Por Aníbal Saucedo Rodas
Periodista, docente y político
La resistencia de los intelectuales, en su mayoría, a involucrarse en política es similar al fervor con que los políticos, en su mayoría, huyen de los libros. Los primeros optaron por la academia para la crítica reconstructiva, la creación literaria y la especulación filosófica; para sistematizar doctrinas, fundar y rebatir teorías y confrontar la acción práctica con el deber ser ético; para redargüir en las disputas morales y para enseñarnos los principios del buen gobierno. Marcan el camino, pero casi nunca lo transitan. Ese “casi nunca” implica las consabidas excepciones que nos enseña la historia. Algunos llegaron al poder, otros no. Y aun en el balance, los resultados han sido dispares.
La proporción es, sin embargo, a la inversa con los segundos.
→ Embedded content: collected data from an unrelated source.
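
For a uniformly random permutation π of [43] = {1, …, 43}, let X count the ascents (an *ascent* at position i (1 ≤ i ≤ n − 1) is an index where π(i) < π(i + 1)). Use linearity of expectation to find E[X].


Write X = Σ X_I over i = 1, …, 42, with X_I the indicator of one ascent.
There are 42 indicators.
For each fixed i, the pair (π(i), π(i+1)) is a uniformly random ordered pair of distinct values from {1, …, 43}; by symmetry P[π(i) < π(i+1)] = 1/2.
By linearity: E[X] = 42 · (1/2) = (43 − 1) · (1/2) = 21 ≈ 21.0000.

E[X] = 21 = 21.0000.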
Todos atropellan con admirable ímpetu el campo de la política. Ninguno se reconoce incompetente para los cargos de más elevados rangos. Se confiesan profesionales de la política, aunque son escasos los que traspasaron el umbral ideológico de la política como profesión. No estoy reduciendo el conocimiento a la universidad. Estoy planteando la ausencia de una lectura sistemática, ordenada y enriquecedora de quienes eligieron transitar por los complejos empedrados del poder. Sería una torpeza no admitir las excepciones en esta última afirmación. El Congreso de la Nación es la mayor vidriera para el juicio evaluador. Aunque pocos, conozco a algunos diputados y senadores -personalmente o por escucharlos- que manejan con igual destreza el saber y el decir. Y, especialmente, uno que destroza sin esforzarse los argumentos de sus adversarios mejores titulados.
En el andarivel del Ejecutivo, más allá del mundo estrictamente académico, existe un marco mínimo de conocimiento que ningún gobernante, o aspirante a serlo, puede ignorar. Cierto es que hay dones que no se manifiestan en todos con la misma intensidad. Pero siempre queda el recurso de los buenos asesores y la sabiduría personal para discernir entre el bien y el mal, la corrección y la deshonestidad, la improvisación y la capacidad, y para diferenciar la esfera pública de la privada. Y, sobre todo, los límites referenciales entre política y partido.
En este país, decía el genial periodista Isaac Kostianovsky -Kostia-, a nadie se le niega un poema y un cigarrillo (citado por Roa Bastos). Hoy tendríamos que agregar el generoso reparto del título de “intelectual”. Basta con estructurar dos o tres pensamientos correctamente o publicar un libro para acceder a ese diploma. Así se conformó un círculo de iluminados que lanzan predicciones apocalípticas o exageradas loas impulsadas por efímeras emociones y no por el rigor de los hechos y el análisis lúcido de las coyunturas con perspectiva de futuro.
Con los intelectuales, en general, alejados de la política y los políticos, en general, espantados por los libros, el poder se convierte en un casino donde conviven el azar y el espectáculo. Grotesco, a veces. Lejos de los ideales de la preparación y la virtud para ser electos gobernantes, la política se ha degradado a la lógica del mercado. En las reglas de la oferta y la demanda, el candidato o la candidata es solo un producto maquillado que precisa ser vendido a los consumidores, perdiendo los electores su identidad de tales. Un buen equipo de marketineros se encargará, o lo intentará al menos, rellenar sus insuficiencias intelectuales (no confundir con el concepto de intelectual que explicamos más arriba). Algunas experiencias locales y extranjeras nos corroboran que ese cometido no siempre es posible.
La tempranera carrera -pero nunca prematura- por instalar candidaturas, como si fueran marcas, hacia la presidencia de la República, es un anticipo, por sus insinuaciones, de que el espectáculo marcará la tendencia y no la política. Y apelando al mismo lenguaje, muchas películas bajarán de cartelera antes de su estreno. O a mitad de semana, por el vacío del público.
No llegamos al extremo de Platón -que, por otro lado, descreía de la democracia-, cuando afirma que “a menos que los filósofos se hagan gobernantes o los gobernantes se ocupen seriamente de la filosofía (…) no habrá ningún término para la desgracia de las naciones, ni para la de la humanidad entera”. Mas, considerando que la filosofía, por su perfil escudriñador y su “visión totalizadora de la realidad”, es la madre de todas las ciencias, bien podríamos aplicar ese aserto para que, a la hora de elegir, evaluemos la formación, el nivel de conocimiento y el carácter moral de quién habrá de conducir los destinos de la República a partir del 2023. De lo contrario, no habrá término o punto final para la desgracia de nuestro pueblo.
El que quiera ser presidente o presidenta deberá conocer, mínimamente, cuál va a ser su trabajo y cómo deberá hacerlo. Nosotros somos la mesa examinadora.